Escobar: Paradise Lost (id, Francia/Spagna, 2014) di Andrea Di Stefano con Josh Hutcherson, Benicio Del Toro, Claudia Traisac, Brady Corbet, Ana Girardot, Carlos Bardem
Sceneggiatura di Andrea Di Stefano
Thriller, 2h
Voto: 7 su 10
Un esordio registico inaspettato, quello di Andrea Di Stefano, nostro buon attore (visto, tra gli altri, in Cuore sacro di Ozpetek e ne Il fantasma dell’Opera di Argento) che da qualche anno è volato negli States per studiare all’Actor’s Studio. Purtroppo l’italianità del film termina alla sua firma: i fondi produttivi vengono da Francia e Spagna perché un film come Escobar: Paradise Lost, duole dirlo, sarebbe impensabile da realizzare entro i nostri confini cinematografici.

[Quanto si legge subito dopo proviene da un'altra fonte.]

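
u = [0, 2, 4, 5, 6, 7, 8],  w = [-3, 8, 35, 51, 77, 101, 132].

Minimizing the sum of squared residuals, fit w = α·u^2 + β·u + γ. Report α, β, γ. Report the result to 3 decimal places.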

Mischiando con intelligenza biografia e fiction, il film racconta la caduta del potentissimo narcotrafficante colombiano Pablo Escobar (Del Toro), a capo negli anni Ottanta del Cartello di Medellin, attraverso gli occhi di un giovane surfista canadese (Hutcherson), colpevole di essersi innamorato della nipote (Traisac): dapprima accolto come un figlio dalla grande famiglia, poi inghiottito in una spirale di avidità e sopraffazioni che, inevitabilmente, sfoceranno nel sangue e nella costituzione di Escobar per sfuggire all’estradizione negli Usa: poco prima di andare in galera, il boss ordina al ragazzo di mettere al sicuro il suo tesoro…
Scritto e diretto con grande mestiere e piglio internazionale, il film è decisamente efficace nella sua formula narrativa che coniuga il biopic a un tesissimo thriller sociale, in cui il vero protagonista non è il nome storico ma un personaggio fittizio che fa da tramite emotivo tra narrazione e spettatore. Ottima, in questo senso, l’interpretazione di Josh Hutcherson, il volto innocente a cui presto verrà sottratto il paradiso, anche se si guarda sempre con maggior timore al mefistofelico Del Toro, barbuto e ingrassato come un Belzebù di frontiera. E se il film rispetta tutti i luoghi canonici del genere, lo fa sempre con precisa attenzione alla verosimiglianza prima e all’intrattenimento poi. Per essere una prima regia, c’è da levarsi tanto di cappello.